Amy Adamczyk is Professor of Sociology at John Jay College of Criminal Justice and the Programs of Doctoral Study in Sociology and Criminal Justice at The Graduate Center, City University of New York (CUNY).
Her research focuses on how different contexts (e.g. nations, counties, friendship groups), and personal religious beliefs shape people’s deviant, criminal, and health-related attitudes and behaviors. Her research has been published widely in top ranking sociology and general social science journals including the American Sociological Review, Social Forces, Justice Quarterly, the Journal of Health and Social Behavior, Social Science Research, Social Science Quarterly, Sociological Quarterly, Sociology of Religion, and the Journal for the Scientific Study of Religion.
In 2017 she published a book, Cross-National Public Opinion about Homosexuality, which uses survey data, as well as interviews, comparative country case studies, and a content analysis of over 800 newspaper articles to examine the individual and country-level factors shaping attitudes across the globe. In 2009 the was awarded the Donald MacNamara Award for Junior Faculty, in 2008, 2009, 2012, and 2016 she was the recipient of John Jay College’s Research Excellence Award, and in 2011 she received the John Jay College’s Midcareer Award. Her research has been supported with a wide range of grants from government and nongovernment organizations.
Public Opinions on Homosexuality
Public opinion about homosexuality varies substantially across the world. While in some countries, like Saudi Arabia, individuals can be killed for having a same-sex relationship, in other places like, the Netherlands, gay rights have been embraced as human rights. Why are there such big differences in how people across the world view this issue? This is the issue that I sought to examine.
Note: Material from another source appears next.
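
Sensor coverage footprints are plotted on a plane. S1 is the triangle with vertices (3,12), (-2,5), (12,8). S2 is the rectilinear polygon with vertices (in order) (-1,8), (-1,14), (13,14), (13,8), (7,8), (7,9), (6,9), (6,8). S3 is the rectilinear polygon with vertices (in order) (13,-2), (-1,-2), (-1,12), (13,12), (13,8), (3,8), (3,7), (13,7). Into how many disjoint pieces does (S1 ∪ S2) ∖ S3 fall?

3

(S1 ∪ S2) ∖ S3 splits into 3 disjoint pieces (area 0.5929, area 28, area 6.6667).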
To investigate the factors shaping attitudes, I drew on the last three waves of the World Values Survey, which includes over 80 nations, representing the vast majority of the world’s population. I found that many of the same individual-level factors that are important for shaping attitudes within nations like the United States are also important in other countries. Hence, across the world on average older people tend to be less tolerant of homosexuality than younger ones.
Aside from individual characteristics I wanted to see whether there was anything in the larger culture that shaped attitudes over and above individual characteristics. I found that there was. Specifically, I found that more democratic, richer, and less religious nations tended to have more supportive residents. The interesting thing about these three factors is that they had an effect on the attitudes of everyone living in the country. Hence, regardless of how religious a resident was, if he or she lived in a nation where a high proportion of people thought religion was important, the individual was more disapproving. Likewise, regardless of how rich or poor an individual was, if he or she lived in a country where residents on average had high incomes the person tended to be more tolerant. These findings provide insight into why people across the world vary so substantially in how they view homosexuality.